Sur le plan technique, l’euro/dollar rencontre une résistance claire autour de 1,18. En cas d’échec à la rupture cette semaine, le support se situerait autour de la moyenne mobile à 21 jours à 1,17. Si la rupture est effective au-dessus de 1,18, il y aurait un potentiel de hausse plus important, avec une résistance vers 1,186.
Points clés de cette semaine : Le procès-verbal de la réunion de la Fed et le PMI de décembre pour l’Europe et les États-Unis seront déterminants. Si les attentes de baisse des taux s’intensifient, la hausse de l’euro pourrait se poursuivre ; sinon, un ajustement pourrait s’imposer.
La prévision du yen face aux défis, l’intervention gouvernementale difficile à inverser
Le yen japonais a progressé de 0,74 % la semaine dernière, mais cette hausse pourrait n’être qu’éphémère. La baisse du dollar/yen cache une montée des risques d’intervention de la part des autorités japonaises.
Le 22 décembre, le ministre japonais des Finances, Shunichi Suzuki, a clairement indiqué que la volatilité récente du yen ne correspond pas aux fondamentaux et présente des caractéristiques spéculatives évidentes, laissant entendre que le gouvernement pourrait intervenir sur le marché des changes. Cette déclaration a momentanément offert un répit au yen.
Cependant, les prévisions de grandes institutions comme JPMorgan ou BNP Paribas restent pessimistes. Elles estiment qu’en raison de l’écart de taux élevé entre le Japon et les États-Unis, ainsi que des taux d’intérêt réels négatifs, le dollar/yen pourrait dépasser 160 en 2026. Les données de swap de taux à une nuit indiquent que le marché anticipe une prochaine hausse des taux par la Banque du Japon au second semestre 2026, ce qui limite à court terme le potentiel de soutien à la monnaie japonaise.

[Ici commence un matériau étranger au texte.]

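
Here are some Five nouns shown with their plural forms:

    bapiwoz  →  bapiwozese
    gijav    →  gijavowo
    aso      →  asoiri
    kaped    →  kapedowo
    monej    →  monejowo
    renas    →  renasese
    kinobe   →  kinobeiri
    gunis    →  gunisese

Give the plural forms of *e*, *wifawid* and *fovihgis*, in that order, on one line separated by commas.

eiri, wifawidowo, fovihgisese

The suffix is conditioned by the final sound: -ese when the stem ends in a sibilant (*bapiwoz*, *renas*, *gunis*); -owo when the stem ends in a non-sibilant consonant (*gijav*, *kaped*, *monej*); -iri when the stem ends in a vowel (*aso*, *kinobe*).
*e* — final sound /e/ (a vowel) → -iri → *eiri*.
The final sound of *wifawid* is /d/, which is a non-sibilant consonant, so the suffix is -owo, giving *wifawidowo*.
The final sound of *fovihgis* is /s/, which is a sibilant, so the suffix is -ese, giving *fovihgisese*.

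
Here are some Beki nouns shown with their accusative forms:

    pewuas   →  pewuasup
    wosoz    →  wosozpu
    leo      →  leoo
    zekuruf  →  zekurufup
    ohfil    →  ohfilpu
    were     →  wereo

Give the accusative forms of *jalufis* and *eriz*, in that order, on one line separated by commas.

jalufisup, erizpu

Looking at the final sound of each stem: -up when the stem ends in a voiceless consonant (*pewuas*, *zekuruf*); -pu when the stem ends in a voiced consonant (*wosoz*, *ohfil*); -o when the stem ends in a vowel (*leo*, *were*).
*jalufis* — final sound /s/ (a voiceless consonant) → -up → *jalufisup*.
*eriz*: final sound = /z/, a voiced consonant → -pu → *erizpu*.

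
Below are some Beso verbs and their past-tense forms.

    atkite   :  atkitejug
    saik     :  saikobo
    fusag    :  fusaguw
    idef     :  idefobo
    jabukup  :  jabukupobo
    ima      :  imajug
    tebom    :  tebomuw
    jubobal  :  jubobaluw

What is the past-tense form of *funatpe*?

funatpejug

The suffix is conditioned by the final sound: -obo when the stem ends in a voiceless consonant (*saik*, *idef*, *jabukup*); -uw when the stem ends in a voiced consonant (*fusag*, *tebom*, *jubobal*); -jug when the stem ends in a vowel (*atkite*, *ima*).
Since the final sound of *funatpe* is /e/ (a vowel), it takes -jug, giving *funatpejug*.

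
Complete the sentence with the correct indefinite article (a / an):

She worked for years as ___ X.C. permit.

an

The indefinite article is chosen by the initial *sound* of the following word, not its spelling.
The initialism *X.C.* is read letter by letter; the first letter, X, is pronounced /ɛks/, which begins with a vowel sound.
So the article is *an*: She worked for years as an X.C. permit.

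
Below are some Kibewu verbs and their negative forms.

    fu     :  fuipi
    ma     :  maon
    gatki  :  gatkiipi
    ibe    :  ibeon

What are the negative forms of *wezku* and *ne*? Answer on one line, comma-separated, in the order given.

wezkuipi, neon

Looking at the last vowel of each stem: -ipi when the last vowel of the stem is a high vowel (*fu*, *gatki*); -on when the last vowel of the stem is a non-high vowel (*ma*, *ibe*).
*wezku*: last vowel = /u/, a high vowel → -ipi → *wezkuipi*.
*ne* — last vowel /e/ (a non-high vowel) → -on → *neon*.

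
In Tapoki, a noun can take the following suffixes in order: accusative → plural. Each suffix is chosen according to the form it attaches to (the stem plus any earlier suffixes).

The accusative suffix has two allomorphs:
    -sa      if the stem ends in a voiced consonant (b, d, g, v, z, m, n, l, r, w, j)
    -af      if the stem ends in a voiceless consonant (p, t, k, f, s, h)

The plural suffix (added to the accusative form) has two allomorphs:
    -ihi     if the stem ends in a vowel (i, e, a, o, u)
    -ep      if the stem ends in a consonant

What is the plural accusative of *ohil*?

*ohil* — final consonant /l/ (voiced) → -sa → *ohilsa*.
The accusative form *ohilsa*: final sound = /a/, a vowel → -ihi → *ohilsaihi*.

ohilsaihi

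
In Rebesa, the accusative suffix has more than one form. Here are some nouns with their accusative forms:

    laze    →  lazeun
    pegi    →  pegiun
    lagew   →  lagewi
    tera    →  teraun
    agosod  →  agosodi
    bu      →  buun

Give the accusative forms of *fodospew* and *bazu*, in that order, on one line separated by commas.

fodospewi, bazuun

The pattern is consonant vs. vowel: -i when the stem ends in a consonant (*lagew*, *agosod*); -un when the stem ends in a vowel (*laze*, *pegi*, *tera*, *bu*).
Since the final sound of *fodospew* is /w/ (a consonant), it takes -i, giving *fodospewi*.
The final sound of *bazu* is /u/, which is a vowel, so the suffix is -un, giving *bazuun*.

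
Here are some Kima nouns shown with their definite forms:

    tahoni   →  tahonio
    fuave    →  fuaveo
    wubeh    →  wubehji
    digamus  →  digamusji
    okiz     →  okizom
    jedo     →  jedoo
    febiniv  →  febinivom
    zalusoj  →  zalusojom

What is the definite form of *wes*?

wesji

The suffix is conditioned by the final sound: -ji when the stem ends in a voiceless consonant (*wubeh*, *digamus*); -om when the stem ends in a voiced consonant (*okiz*, *febiniv*, *zalusoj*); -o when the stem ends in a vowel (*tahoni*, *fuave*, *jedo*).
*wes*: final sound = /s/, a voiceless consonant → -ji → *wesji*.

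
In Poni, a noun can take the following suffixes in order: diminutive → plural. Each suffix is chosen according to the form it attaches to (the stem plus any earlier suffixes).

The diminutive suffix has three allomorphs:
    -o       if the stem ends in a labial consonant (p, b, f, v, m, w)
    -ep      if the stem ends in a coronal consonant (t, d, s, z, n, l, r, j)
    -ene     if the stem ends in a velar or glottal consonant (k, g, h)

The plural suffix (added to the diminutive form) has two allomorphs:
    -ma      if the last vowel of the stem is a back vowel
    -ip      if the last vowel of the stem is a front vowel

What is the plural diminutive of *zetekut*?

The final consonant of *zetekut* is /t/, which is coronal, so the diminutive suffix is -ep, giving *zetekutep*.
The last vowel of the diminutive form *zetekutep* is /e/, which is a front vowel, so the plural suffix is -ip, giving *zetekutepip*.

zetekutepip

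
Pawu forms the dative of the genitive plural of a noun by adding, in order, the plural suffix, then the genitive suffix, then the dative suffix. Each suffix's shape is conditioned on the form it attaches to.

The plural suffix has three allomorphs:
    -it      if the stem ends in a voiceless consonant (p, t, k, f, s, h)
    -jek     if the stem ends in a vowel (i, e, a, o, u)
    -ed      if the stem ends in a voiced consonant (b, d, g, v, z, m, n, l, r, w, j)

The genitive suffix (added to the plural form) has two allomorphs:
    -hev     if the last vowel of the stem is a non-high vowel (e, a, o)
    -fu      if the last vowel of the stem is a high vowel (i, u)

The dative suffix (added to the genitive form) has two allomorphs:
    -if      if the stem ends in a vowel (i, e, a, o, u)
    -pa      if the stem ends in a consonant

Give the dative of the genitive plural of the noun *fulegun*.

The final sound of *fulegun* is /n/, which is a voiced consonant, so the plural suffix is -ed, giving *fuleguned*.
The plural form *fuleguned*: last vowel = /e/, a non-high vowel → -hev → *fulegunedhev*.
The final sound of the genitive form *fulegunedhev* is /v/, which is a consonant, so the dative suffix is -pa, giving *fulegunedhevpa*.

fulegunedhevpa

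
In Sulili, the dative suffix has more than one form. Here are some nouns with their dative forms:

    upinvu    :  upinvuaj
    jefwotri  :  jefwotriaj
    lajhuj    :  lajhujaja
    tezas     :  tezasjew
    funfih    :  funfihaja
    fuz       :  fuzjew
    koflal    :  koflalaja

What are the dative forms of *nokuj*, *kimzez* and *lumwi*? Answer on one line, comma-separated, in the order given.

The pattern is sibilance of the final sound: -jew when the stem ends in a sibilant (*tezas*, *fuz*); -aja when the stem ends in a non-sibilant consonant (*lajhuj*, *funfih*, *koflal*); -aj when the stem ends in a vowel (*upinvu*, *jefwotri*).
The final sound of *nokuj* is /j/, which is a non-sibilant consonant, so the suffix is -aja, giving *nokujaja*.
*kimzez* — final sound /z/ (a sibilant) → -jew → *kimzezjew*.
*lumwi*: final sound = /i/, a vowel → -aj → *lumwiaj*.

nokujaja, kimzezjew, lumwiaj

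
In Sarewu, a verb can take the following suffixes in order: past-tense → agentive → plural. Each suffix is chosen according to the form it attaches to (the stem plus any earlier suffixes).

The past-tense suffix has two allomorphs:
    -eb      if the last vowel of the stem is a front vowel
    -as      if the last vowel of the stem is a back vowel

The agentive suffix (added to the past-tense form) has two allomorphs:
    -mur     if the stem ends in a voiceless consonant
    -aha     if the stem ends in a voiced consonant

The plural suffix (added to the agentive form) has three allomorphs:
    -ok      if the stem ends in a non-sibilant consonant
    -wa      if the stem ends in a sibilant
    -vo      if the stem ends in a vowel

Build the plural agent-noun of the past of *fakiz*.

fakizebahavo

The last vowel of *fakiz* is /i/, which is a front vowel, so the past-tense suffix is -eb, giving *fakizeb*.
The past-tense form *fakizeb*: final consonant = /b/, voiced → -aha → *fakizebaha*.
The final sound of the agentive form *fakizebaha* is /a/, which is a vowel, so the plural suffix is -vo, giving *fakizebahavo*.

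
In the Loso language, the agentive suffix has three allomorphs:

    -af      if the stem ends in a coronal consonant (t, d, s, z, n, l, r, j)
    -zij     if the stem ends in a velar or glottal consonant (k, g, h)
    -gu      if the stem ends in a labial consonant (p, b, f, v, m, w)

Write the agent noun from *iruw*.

iruwgu

*iruw* — final consonant /w/ (labial) → -gu → *iruwgu*.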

La question clé est : une simple intervention sur le marché des changes ne peut pas inverser fondamentalement la tendance à la dépréciation structurelle du yen. Sans politiques monétaires radicales, toute intervention gouvernementale ne sera qu’une mesure de court terme pour stabiliser la devise.
Sur le plan technique, le dollar/yen se situe actuellement au-dessus de la moyenne mobile à 21 jours. En cas de chute en dessous de cette moyenne, le prochain support se trouve autour du point bas précédent à 154,3. À l’inverse, si la paire reste au-dessus de la moyenne, elle pourrait osciller à la hausse, avec une résistance vers 158.
Points d’attention cette semaine : Les données économiques américaines et les déclarations des responsables japonais seront susceptibles d’influencer la tendance du dollar/yen. En raison du risque d’intervention, le potentiel de hausse du yen pourrait être limité.
Résumé et perspectives
Cette semaine, le marché reste influencé par les vacances de Nouvel An, avec une activité globale faible. L’euro surveille la perspective d’une baisse des taux par la Fed, le yen la position de l’intervention gouvernementale, tous deux à un moment sensible. Bien que le dollar australien ait été remarquable cette semaine, il faut rester prudent face aux pièges liés à la faible liquidité en période de vacances. Les investisseurs doivent suivre attentivement la publication des données et les déclarations des responsables pour saisir les opportunités avec prudence.